Na drugą odsłonę meczu polska drużyna wyszła niezwykle zdeterminowana i po serii punktów Logana, Kelatiego oraz Roberta Witki prowadziła 10:0, na co czasem natychmiast zareagował trener Dynama - Svetislav Pesic. Przerwa na żądanie szkoleniowca moskiewskiej drużyny podziałała motywująco na prowadzonych przez niego koszykarzy, bowiem Domercant i spółka ze stanu 28:31 na swoją niekorzyść najpierw doprowadzili do remisu po 33, a chwilę później wyszli na prowadzenie, którego nie oddali już do końca meczu, a do przerwy prowadzili 43:38.

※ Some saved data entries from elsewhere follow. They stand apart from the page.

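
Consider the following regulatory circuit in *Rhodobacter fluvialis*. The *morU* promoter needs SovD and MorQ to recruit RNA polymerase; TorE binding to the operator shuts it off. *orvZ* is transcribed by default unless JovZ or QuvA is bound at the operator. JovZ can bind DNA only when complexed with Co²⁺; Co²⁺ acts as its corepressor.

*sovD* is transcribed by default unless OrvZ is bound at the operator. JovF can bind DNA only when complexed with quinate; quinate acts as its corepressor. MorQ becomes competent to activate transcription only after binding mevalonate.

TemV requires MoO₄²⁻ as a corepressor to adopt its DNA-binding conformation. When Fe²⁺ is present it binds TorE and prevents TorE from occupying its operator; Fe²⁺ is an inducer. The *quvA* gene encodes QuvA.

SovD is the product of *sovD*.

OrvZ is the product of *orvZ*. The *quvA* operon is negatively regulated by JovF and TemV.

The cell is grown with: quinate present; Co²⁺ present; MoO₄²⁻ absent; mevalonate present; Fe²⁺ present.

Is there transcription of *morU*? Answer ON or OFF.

Fe²⁺ is present, so TorE is inactive.
Co²⁺ is present, so JovZ is active.
Quinate is present, so JovF is active.
MoO₄²⁻ is absent, so TemV is inactive.
With repressor JovF bound, *quvA* is not transcribed.
So QuvA is not produced.
With repressor JovZ bound, *orvZ* is not transcribed.
So OrvZ is not produced.
With no repressor bound, *sovD* is transcribed.
So SovD is produced and active.
Mevalonate is present, so MorQ is active.
No repressor is bound and SovD and MorQ are active, so *morU* is transcribed.

ON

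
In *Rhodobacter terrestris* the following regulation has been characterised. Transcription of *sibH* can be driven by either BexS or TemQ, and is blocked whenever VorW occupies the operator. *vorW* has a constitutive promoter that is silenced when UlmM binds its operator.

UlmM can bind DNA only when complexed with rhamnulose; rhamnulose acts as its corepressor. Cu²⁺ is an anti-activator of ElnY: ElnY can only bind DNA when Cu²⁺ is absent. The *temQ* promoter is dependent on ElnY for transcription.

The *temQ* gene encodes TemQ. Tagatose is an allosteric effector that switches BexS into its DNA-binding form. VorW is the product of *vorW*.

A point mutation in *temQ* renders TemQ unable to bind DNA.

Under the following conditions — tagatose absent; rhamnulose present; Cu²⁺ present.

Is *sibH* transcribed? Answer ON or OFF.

OFF

Tagatose is absent, so BexS is inactive.
TemQ is non-functional in this strain, so it has no effect.
Rhamnulose is present, so UlmM is active.
With repressor UlmM bound, *vorW* is not transcribed.
So VorW is not produced.
No activator is available at the *sibH* promoter, so *sibH* is not transcribed.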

Po przerwie zarówno PGE Turów, jak i Dynamo zaczęły bardzo nerwowo, ale to drużyna z Rosji szybciej opanowała emocje i stopniowo, po czterech kolejnych trójkach Domercanta (w sumie 6/6!), powiększała swoje prowadzenie. Chociaż Dragisa Drobnjak starał się zmienić wynik spotkania, to jednak ani on, ani jego podkoszowi partnerzy nie byli w stanie zatrzymać Robertasa Javtokasa (15 punktów).

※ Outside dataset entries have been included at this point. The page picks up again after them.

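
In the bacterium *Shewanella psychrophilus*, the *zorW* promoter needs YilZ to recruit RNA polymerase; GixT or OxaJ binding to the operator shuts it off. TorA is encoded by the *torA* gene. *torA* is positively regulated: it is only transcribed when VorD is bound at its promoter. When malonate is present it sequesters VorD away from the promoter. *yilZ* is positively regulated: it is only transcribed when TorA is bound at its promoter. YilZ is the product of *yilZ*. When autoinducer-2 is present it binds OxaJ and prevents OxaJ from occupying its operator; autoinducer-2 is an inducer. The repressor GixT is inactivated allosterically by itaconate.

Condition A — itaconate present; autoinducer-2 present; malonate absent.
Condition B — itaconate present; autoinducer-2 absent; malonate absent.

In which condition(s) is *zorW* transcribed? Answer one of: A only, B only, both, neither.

A only

Condition A:
Itaconate is present, so GixT is inactive.
Autoinducer-2 is present, so OxaJ is inactive.
Malonate is absent, so VorD is active.
No repressor is bound and VorD is active, so *torA* is transcribed.
So TorA is produced and active.
No repressor is bound and TorA is active, so *yilZ* is transcribed.
So YilZ is produced and active.
No repressor is bound and YilZ is active, so *zorW* is transcribed.
→ *zorW* is ON in A.
Condition B:
Itaconate is present, so GixT is inactive.
Autoinducer-2 is absent, so OxaJ is active.
Malonate is absent, so VorD is active.
No repressor is bound and VorD is active, so *torA* is transcribed.
So TorA is produced and active.
No repressor is bound and TorA is active, so *yilZ* is transcribed.
So YilZ is produced and active.
With repressor OxaJ bound, *zorW* is not transcribed.
→ *zorW* is OFF in B.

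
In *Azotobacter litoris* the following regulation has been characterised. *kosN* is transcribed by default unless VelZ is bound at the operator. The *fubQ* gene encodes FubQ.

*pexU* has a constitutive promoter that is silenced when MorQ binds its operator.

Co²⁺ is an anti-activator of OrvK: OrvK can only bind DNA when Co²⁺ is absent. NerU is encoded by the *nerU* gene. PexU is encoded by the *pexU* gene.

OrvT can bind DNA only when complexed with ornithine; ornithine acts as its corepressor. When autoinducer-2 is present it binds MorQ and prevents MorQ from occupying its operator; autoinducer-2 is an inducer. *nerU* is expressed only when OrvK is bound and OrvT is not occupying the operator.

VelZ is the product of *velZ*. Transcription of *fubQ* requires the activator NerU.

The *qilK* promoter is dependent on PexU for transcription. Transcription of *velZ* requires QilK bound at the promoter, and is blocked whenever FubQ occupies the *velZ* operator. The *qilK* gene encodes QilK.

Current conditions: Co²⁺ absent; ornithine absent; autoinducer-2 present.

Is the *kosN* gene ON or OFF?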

Logan i Kelati, którzy w ciągu pierwszych dwudziestu minut zdobyli łącznie 27 punktów, zostali zatrzymani po zmianie stron, bowiem tylko oni znacząco stanowili zagrożenie i punktowali. W ostatniej kwarcie Turów szybko wymusił kilka fauli Dynama, jednak nie poszedł za ciosem, ponieważ obrona drużyny z Rosji była agresywna i wymuszała chaotyczne akcje i dopiero pod koniec meczu zgorzelczanie po każdym przewinieniu swoich rywali mogli wykonywać rzuty wolne. Podopieczni Pesicia pomimo punktów Witki i rzutów rozpaczy Logana kontrolowali przebieg gry i wygrali 78:63, dzięki czemu zapewnili sobie awans do Final Four Pucharu ULEB.

PGE Turów Zgorzelec - Dynamo Moskwa 63:78 (17:25, 21:18, 11:18, 14:17)

PGE Turów: David Logan 19, Thomas Kelati 15, Robert Witka 9, Dragisa Drobnjak 9, Andres Rodriguez 7, Marko Scekic 4, Slobodan Ljubotina 0, Vjeko Petrovic 0.

Dynamo: Henry Domercant 22, Milos Vujanic 16, Robertas Javtokas 15, Travis Hansen 10, Antonis Fotsis 8, Siergiej Monja 3, Siergiej Bykow 2, Dmitrij Domani 2, Nenad Misanovic 0, Petr Samojlenko 0.